Explanation: The deep convolutional architecture of DCGANs allowed them to learn and represent the hierarchical features present in the CIFAR-10 dataset more effectively. The adversarial training process, coupled with the convolutional layers, enabled the generator to progressively improve its ability to produce visually compelling and detailed images. The fluctuations in the discriminator's performance and the eventual convergence of losses suggest a stable equilibrium was reached, where the generator could generate samples that were challenging for the discriminator to distinguish from real data.

Conditional GANs (CGANs): CGANs are an extension of GANs that incorporate additional conditional information, such as class labels, during the training process.
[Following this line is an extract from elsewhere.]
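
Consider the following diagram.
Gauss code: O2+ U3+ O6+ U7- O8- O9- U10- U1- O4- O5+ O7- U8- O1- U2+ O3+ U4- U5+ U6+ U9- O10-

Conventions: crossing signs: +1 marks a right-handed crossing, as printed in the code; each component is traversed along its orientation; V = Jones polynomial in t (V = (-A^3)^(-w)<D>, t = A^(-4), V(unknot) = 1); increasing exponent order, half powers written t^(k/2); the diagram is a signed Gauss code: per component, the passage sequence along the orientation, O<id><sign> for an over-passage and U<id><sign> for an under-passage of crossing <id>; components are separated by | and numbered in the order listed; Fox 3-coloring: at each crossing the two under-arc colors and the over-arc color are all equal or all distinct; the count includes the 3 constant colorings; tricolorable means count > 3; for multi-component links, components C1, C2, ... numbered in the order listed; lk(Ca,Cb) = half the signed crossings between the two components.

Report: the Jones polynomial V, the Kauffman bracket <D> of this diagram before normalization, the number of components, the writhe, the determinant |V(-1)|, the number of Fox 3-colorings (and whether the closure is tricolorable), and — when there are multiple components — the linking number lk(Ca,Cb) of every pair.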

This allows for class-conditional image generation, where the model can generate samples specific to a particular class.

Results on CIFAR-10:

  • The model demonstrated an improved ability to generate images that matched specific class labels and represented the features of the dataset.

  • After the first epoch, the discriminator loss was 0.3560, and the generator loss was 4.0177. By the 120th epoch, the discriminator loss was 0.6427, and the generator loss was 0.8364.

  • The training loss curves for the discriminator and generator showed the generator's loss initially decreasing rapidly, indicating early learning and development, before stabilizing.

  • The losses converged as training progressed, suggesting an equilibrium where the generator's fake samples were plausible enough to be mistaken for real data at random times.

Explanation: By incorporating class labels as conditional inputs, CGANs could guide the generation process towards producing samples specific to each class in the CIFAR-10 dataset. The rapid initial decrease in the generator's loss and subsequent stabilization suggest that the model learned to capture the class-specific features effectively. The convergence of losses indicates that the generator could produce fake samples that were plausible enough to be mistaken for real data, addressing the mode collapse issue faced by traditional GANs.

Overall, the DCGAN and CGAN architectures demonstrated improved performance over the base GAN in modeling the complex CIFAR-10 dataset. DCGANs leveraged convolutional layers to learn hierarchical representations, enabling the generation of more detailed and visually compelling images. CGANs incorporated conditional information to guide the generation process, resulting in class-specific samples that captured the dataset's diverse features while addressing mode collapse issues.This pioneering research endeavor has successfully harnessed the burgeoning field of quantum computing to push the boundaries of generative modeling for complex image distributions. By ingeniously integrating quantum convolutional neural networks into the generator component of a Generative Adversarial Network (GAN) framework, this project has demonstrated a tangible advancement in modeling the intricate CIFAR-10 dataset, a challenging real-world benchmark that has historically posed significant hurdles for classical GAN architectures.